After House Speaker Paul Ryan reportedly told President Trump that Republicans lacked enough votes to pass the GOP health care bill, Republicans canceled a vote on the American Health Care Act on Friday, putting the president’s promise to repeal and replace Obamacare in jeopardy.
It’s the first major setback to the president’s agenda in Congress, but Republican voters are likely to hold Republican congressional leaders, rather than the president, responsible.
Ahead of the vote, Trump said Ryan should keep his job as House speaker even if the vote was unsuccessful. The president also told Robert Costa of The Washington Post that he doesn’t “blame Paul,” in the immediate aftermath of the news that the vote had been canceled. But the White House has reportedly been gearing up to point the finger at Ryan if anything went wrong. “Behind the scenes, the president’s aides are planning to blame Ryan if there is an embarrassing defeat on a bill that has been a Republican goal for more than seven years,” Bloomberg reported earlier in the day, citing an unnamed administration official.

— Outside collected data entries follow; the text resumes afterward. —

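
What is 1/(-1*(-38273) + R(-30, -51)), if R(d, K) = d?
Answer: 1/38243 ≈ 2.6149e-5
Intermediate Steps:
1/(-1*(-38273) + R(-30, -51)) = 1/(-1*(-38273) - 30) = 1/(38273 - 30) = 1/38243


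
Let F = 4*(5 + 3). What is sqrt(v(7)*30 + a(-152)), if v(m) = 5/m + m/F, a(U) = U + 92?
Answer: I*sqrt(25095)/28 ≈ 5.6576*I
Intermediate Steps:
a(U) = 92 + U
F = 32 (F = 4*8 = 32)
v(m) = 5/m + m/32
sqrt(v(7)*30 + a(-152)) = sqrt((5/7 + (1/32)*7)*30 + (92 - 152)) = sqrt((5*(1/7) + 7/32)*30 - 60) = sqrt((5/7 + 7/32)*30 - 60) = sqrt((209/224)*30 - 60) = sqrt(3135/112 - 60) = sqrt(-3585/112) = I*sqrt(25095)/28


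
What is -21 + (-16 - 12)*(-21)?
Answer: 567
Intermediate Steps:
-21 + (-16 - 12)*(-21) = -21 - 28*(-21) = -21 + 588 = 567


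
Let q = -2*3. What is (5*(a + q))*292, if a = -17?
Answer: -33580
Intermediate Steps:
q = -6
(5*(a + q))*292 = (5*(-17 - 6))*292 = (5*(-23))*292 = -115*292 = -33580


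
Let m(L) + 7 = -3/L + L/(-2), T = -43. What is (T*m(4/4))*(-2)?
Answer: -903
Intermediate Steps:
m(L) = -7 - 3/L - L/2 (m(L) = -7 + (-3/L + L/(-2)) = -7 + (-3/L + L*(-½)) = -7 + (-3/L - L/2) = -7 - 3/L - L/2)
(T*m(4/4))*(-2) = -43*(-7 - 3/1 - 2/4)*(-2) = -43*(-7 - 3/1 - ½*1)*(-2) = -43*(-7 - 3*1 - ½)*(-2) = -43*(-7 - 3 - ½)*(-2) = -43*(-21/2)*(-2) = (903/2)*(-2) = -903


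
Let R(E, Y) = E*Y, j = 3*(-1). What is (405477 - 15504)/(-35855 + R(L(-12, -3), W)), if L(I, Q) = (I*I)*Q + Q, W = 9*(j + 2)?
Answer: -389973/31940 ≈ -12.210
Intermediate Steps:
j = -3
W = -9 (W = 9*(-3 + 2) = 9*(-1) = -9)
L(I, Q) = Q + Q*I² (L(I, Q) = I²*Q + Q = Q*I² + Q = Q + Q*I²)
(405477 - 15504)/(-35855 + R(L(-12, -3), W)) = (405477 - 15504)/(-35855 - 3*(1 + (-12)²)*(-9)) = 389973/(-35855 - 3*(1 + 144)*(-9)) = 389973/(-35855 - 3*145*(-9)) = 389973/(-35855 - 435*(-9)) = 389973/(-35855 + 3915) = 389973/(-31940) = 389973*(-1/31940) = -389973/31940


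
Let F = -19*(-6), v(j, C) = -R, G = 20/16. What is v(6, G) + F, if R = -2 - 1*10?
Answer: 126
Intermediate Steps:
R = -12 (R = -2 - 10 = -12)
G = 5/4 (G = 20*(1/16) = 5/4 ≈ 1.2500)
v(j, C) = 12 (v(j, C) = -1*(-12) = 12)
F = 114
v(6, G) + F = 12 + 114 = 126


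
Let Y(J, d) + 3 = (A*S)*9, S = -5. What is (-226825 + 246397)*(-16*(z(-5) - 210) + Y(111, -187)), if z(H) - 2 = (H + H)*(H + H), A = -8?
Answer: 40807620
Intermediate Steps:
Y(J, d) = 357 (Y(J, d) = -3 - 8*(-5)*9 = -3 + 40*9 = -3 + 360 = 357)
z(H) = 2 + 4*H² (z(H) = 2 + (H + H)*(H + H) = 2 + (2*H)*(2*H) = 2 + 4*H²)
(-226825 + 246397)*(-16*(z(-5) - 210) + Y(111, -187)) = (-226825 + 246397)*(-16*((2 + 4*(-5)²) - 210) + 357) = 19572*(-16*((2 + 4*25) - 210) + 357) = 19572*(-16*((2 + 100) - 210) + 357) = 19572*(-16*(102 - 210) + 357) = 19572*(-16*(-108) + 357) = 19572*(1728 + 357) = 19572*2085 = 40807620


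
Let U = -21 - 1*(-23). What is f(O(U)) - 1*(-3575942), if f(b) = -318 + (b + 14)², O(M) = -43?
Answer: 3576465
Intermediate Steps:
U = 2 (U = -21 + 23 = 2)
f(b) = -318 + (14 + b)²
f(O(U)) - 1*(-3575942) = (-318 + (14 - 43)²) - 1*(-3575942) = (-318 + (-29)²) + 3575942 = (-318 + 841) + 3575942 = 523 + 3575942 = 3576465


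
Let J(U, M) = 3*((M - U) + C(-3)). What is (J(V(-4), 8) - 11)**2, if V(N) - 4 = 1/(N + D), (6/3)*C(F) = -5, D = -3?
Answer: 7225/196 ≈ 36.862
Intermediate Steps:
C(F) = -5/2 (C(F) = (1/2)*(-5) = -5/2)
V(N) = 4 + 1/(-3 + N) (V(N) = 4 + 1/(N - 3) = 4 + 1/(-3 + N))
J(U, M) = -15/2 - 3*U + 3*M (J(U, M) = 3*((M - U) - 5/2) = 3*(-5/2 + M - U) = -15/2 - 3*U + 3*M)
(J(V(-4), 8) - 11)**2 = ((-15/2 - 3*(-11 + 4*(-4))/(-3 - 4) + 3*8) - 11)**2 = ((-15/2 - 3*(-11 - 16)/(-7) + 24) - 11)**2 = ((-15/2 - (-3)*(-27)/7 + 24) - 11)**2 = ((-15/2 - 3*27/7 + 24) - 11)**2 = ((-15/2 - 81/7 + 24) - 11)**2 = (69/14 - 11)**2 = (-85/14)**2 = 7225/196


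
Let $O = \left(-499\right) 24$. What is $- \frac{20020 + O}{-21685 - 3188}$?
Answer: $\frac{8044}{24873} \approx 0.3234$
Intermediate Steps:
$O = -11976$
$- \frac{20020 + O}{-21685 - 3188} = - \frac{20020 - 11976}{-21685 - 3188} = - \frac{8044}{-21685 + \left(-10968 + 7780\right)} = - \frac{8044}{-21685 - 3188} = - \frac{8044}{-24873} = - \frac{8044 \left(-1\right)}{24873} = \left(-1\right) \left(- \frac{8044}{24873}\right) = \frac{8044}{24873}$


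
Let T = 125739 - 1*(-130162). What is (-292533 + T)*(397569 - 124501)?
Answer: -10003026976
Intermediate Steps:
T = 255901 (T = 125739 + 130162 = 255901)
(-292533 + T)*(397569 - 124501) = (-292533 + 255901)*(397569 - 124501) = -36632*273068 = -10003026976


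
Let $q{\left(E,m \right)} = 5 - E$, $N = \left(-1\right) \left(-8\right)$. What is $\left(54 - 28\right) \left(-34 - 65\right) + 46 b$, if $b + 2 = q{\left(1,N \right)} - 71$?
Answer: $-5748$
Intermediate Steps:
$N = 8$
$b = -69$ ($b = -2 + \left(\left(5 - 1\right) - 71\right) = -2 + \left(4 - 71\right) = -2 - 67 = -69$)
$\left(54 - 28\right) \left(-34 - 65\right) + 46 b = \left(54 - 28\right) \left(-34 - 65\right) + 46 \left(-69\right) = 26 \left(-99\right) - 3174 = -2574 - 3174 = -5748$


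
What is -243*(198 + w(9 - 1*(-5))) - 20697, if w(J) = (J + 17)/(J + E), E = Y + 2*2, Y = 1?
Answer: -1314942/19 ≈ -69208.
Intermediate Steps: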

And if Trump and Ryan clash as a result of the outcome, Republican voters may side with the president. In February, the Pew Research Center found that a majority of Republican voters were more likely to trust Trump than Republican congressional leaders in the event of a dispute. The survey also reported that Republican voters had a far more favorable view of Trump than they did of Ryan or Senate Majority Leader Mitch McConnell. An overwhelming majority of Republican voters—at 86 percent—had a favorable view of Trump, compared to just 65 percent who held a favorable view of Ryan and just 57 percent who felt warmly toward McConnell. That suggests that Republican congressional leaders could face retribution from their base if they end up on a collision course with the president.